Makowiak confirme que Lol est donc ravie : à la fois exaltée et déchirée par la rupture. Il s’agit là du « rapt » de Michael Richardson au bal de T. Beach, enlevé à Lol par Anne-Marie Stretter. L’article soutient que le ravissement est donc, en un premier sens, le rapt, scène inaugurale du roman : le fiancé de Lol, Michael Richardson, est séduit, enlevé par une autre femme, la ravisseuse Anne-Marie Stretter. Mais d’emblée, le titre le dit, le ravissement est avant tout celui de Lol : c’est Lol que cette autre femme enlève, Lol, « frappée d’immobilité », Lol qui ne voit qu’elle, littéralement captivée par cette femme, figure de l’autre femme.
La figure de l’hystérie
Elle y analyse également le roman et son titre comme une exploration de la figure de l’hystérie. Elle étudie en particulier le sens du génitif dans le titre : Le Ravissement de Lol V. Stein. Selon elle, « au sens subjectif du génitif, il s’agit du ravissement de Lol V. Stein, vécu et éprouvé par Lol – du ravissement de l’hystérique. Mais au sens objectif du génitif, il s’agit du ravissement suscité, inspiré par Lol V. Stein, du ravissement procuré par l’écriture, par le texte. » Ne sommes-nous pas, lecteurs et lectrices, également ravis par l’œuvre ? Il en va alors d’une sublimation propre à l’écriture. Le motif du ravissement se dédouble ainsi et se déploie dans une multiplicité de sens.
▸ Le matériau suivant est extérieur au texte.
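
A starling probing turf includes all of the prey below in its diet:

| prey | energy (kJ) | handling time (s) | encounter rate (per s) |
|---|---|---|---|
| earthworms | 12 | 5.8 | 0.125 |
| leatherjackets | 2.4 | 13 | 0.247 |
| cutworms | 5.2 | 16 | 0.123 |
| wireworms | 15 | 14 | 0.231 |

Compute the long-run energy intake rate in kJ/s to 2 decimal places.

0.61 kJ/s

R = Σλ_iE_i / (1 + Σλ_ih_i)
Numerator: 0.125×12 + 0.247×2.4 + 0.123×5.2 + 0.231×15 = 6.197
Denominator: 1 + 0.125×5.8 + 0.247×13 + 0.123×16 + 0.231×14 = 10.14
R = 6.197/10.14 = 0.6113 kJ/s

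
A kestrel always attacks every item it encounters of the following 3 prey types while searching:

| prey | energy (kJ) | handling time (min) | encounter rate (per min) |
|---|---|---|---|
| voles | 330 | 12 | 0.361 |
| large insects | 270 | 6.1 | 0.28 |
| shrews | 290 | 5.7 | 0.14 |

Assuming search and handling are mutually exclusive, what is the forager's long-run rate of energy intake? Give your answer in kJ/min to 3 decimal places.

R = Σλ_iE_i / (1 + Σλ_ih_i)
Numerator: 0.361×330 + 0.28×270 + 0.14×290 = 235.3
Denominator: 1 + 0.361×12 + 0.28×6.1 + 0.14×5.7 = 7.838
R = 235.3/7.838 = 30.02 kJ/min

30.024 kJ/min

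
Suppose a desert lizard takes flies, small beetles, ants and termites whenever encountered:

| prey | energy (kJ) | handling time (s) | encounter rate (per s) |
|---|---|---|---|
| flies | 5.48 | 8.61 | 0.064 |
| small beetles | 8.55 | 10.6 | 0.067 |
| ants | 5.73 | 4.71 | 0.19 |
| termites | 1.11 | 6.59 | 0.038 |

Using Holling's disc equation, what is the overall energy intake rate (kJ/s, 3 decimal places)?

R = Σλ_iE_i / (1 + Σλ_ih_i)
Numerator: 0.064×5.48 + 0.067×8.55 + 0.19×5.73 + 0.038×1.11 = 2.054
Denominator: 1 + 0.064×8.61 + 0.067×10.6 + 0.19×4.71 + 0.038×6.59 = 3.407
R = 2.054/3.407 = 0.6031 kJ/s

0.603 kJ/s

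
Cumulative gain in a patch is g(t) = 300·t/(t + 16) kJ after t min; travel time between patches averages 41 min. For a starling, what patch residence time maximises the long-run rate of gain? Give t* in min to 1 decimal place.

25.6 min

By the marginal value theorem, leave when the instantaneous gain rate g'(t) equals the habitat-wide average g(t)/(T + t).
g'(t) = 300·16/(t + 16)². Setting 300·16/(t+16)² = 300t/[(t+16)(41+t)] gives 16(41+t) = t(t+16), so t² = 16×41 = 656.
t* = √656 = 25.61 min.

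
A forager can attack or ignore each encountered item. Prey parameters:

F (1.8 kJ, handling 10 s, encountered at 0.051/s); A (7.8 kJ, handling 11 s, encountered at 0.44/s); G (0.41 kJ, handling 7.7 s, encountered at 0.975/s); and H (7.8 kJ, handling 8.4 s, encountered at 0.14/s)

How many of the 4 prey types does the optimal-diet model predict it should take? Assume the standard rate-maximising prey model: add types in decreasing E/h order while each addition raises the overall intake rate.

E/h in descending order: H 0.929, A 0.709, F 0.18, G 0.0532 kJ/s. The optimal diet is the largest prefix of this list for which every included type satisfies E_i/h_i > R on the types above it.
Rate on top 1: 0.5018. A: 0.709 > 0.5018 → include.
Rate on top 2: 0.6448. F: 0.18 < 0.6448 → exclude; stop.
Optimal diet: H, A — 2 of 4 types.

2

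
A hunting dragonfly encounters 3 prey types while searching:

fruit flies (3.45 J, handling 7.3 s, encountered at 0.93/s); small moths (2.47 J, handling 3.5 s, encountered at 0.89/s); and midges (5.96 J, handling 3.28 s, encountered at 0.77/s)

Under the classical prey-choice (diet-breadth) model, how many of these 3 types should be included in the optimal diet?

1

Rank by E/h (J/s): midges 1.82, small moths 0.706, fruit flies 0.473. Include each in turn until the next type's E/h falls below the running intake rate.
Rate on top 1: 1.302. small moths: 0.706 < 1.302 → exclude; stop.
Optimal diet: midges — 1 of 3 types.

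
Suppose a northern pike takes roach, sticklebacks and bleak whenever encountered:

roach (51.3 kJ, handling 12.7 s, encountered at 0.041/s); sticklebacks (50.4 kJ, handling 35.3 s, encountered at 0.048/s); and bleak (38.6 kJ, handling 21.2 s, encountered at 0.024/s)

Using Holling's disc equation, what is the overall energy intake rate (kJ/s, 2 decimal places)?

R = Σλ_iE_i / (1 + Σλ_ih_i)
Numerator: 0.041×51.3 + 0.048×50.4 + 0.024×38.6 = 5.449
Denominator: 1 + 0.041×12.7 + 0.048×35.3 + 0.024×21.2 = 3.724
R = 5.449/3.724 = 1.463 kJ/s

1.46 kJ/s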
Dans son sens objectif, le génitif sous-entend donc que c’est bien nous, les lecteurs et lectrices, qui sommes ravis par Lol. Ici encore, la polysémie du mot permet de nombreuses interprétations. S’agit-il de dire que nous sommes émerveillés par le personnage ou que quelque chose nous échappe, nous est volontairement retiré ? L’esthétique tout entière du roman se plaît à pousser le lectorat dans ses retranchements. Jamais il n’est fait sens explicitement de ce point de vue fragmenté, de cette folie que subit ou choisit Lol et des multiples évènements qui ponctuent la narration. Il est indéniable que certaines réponses nous sont refusées, pour ne pas dire ravies.
Conclusion
Il sera primordial pour le concours de pouvoir faire sens de la polysémie du titre de l’œuvre. Le ravissement désigne à la fois l’exaltation et le rapt, toujours dans la violence. Lol est exaltée, notamment dans les nombreux épisodes du champ de seigle. Mais elle est aussi souffrante : la question de sa folie se pose sans cesse et elle est présentée comme victime du rapt de son fiancé.
Cette figure de la femme abandonnée est d’ailleurs un motif récurrent dans les autres œuvres du programme. De plus, le double emploi du génitif (subjectif vs objectif) permet de réfléchir au ravissement comme celui de Lol, autant que comme celui du lectorat. Il est également intéressant d’observer le rapport entre Duras et son œuvre, en particulier à travers le prisme de la question de la figure de l’auteur.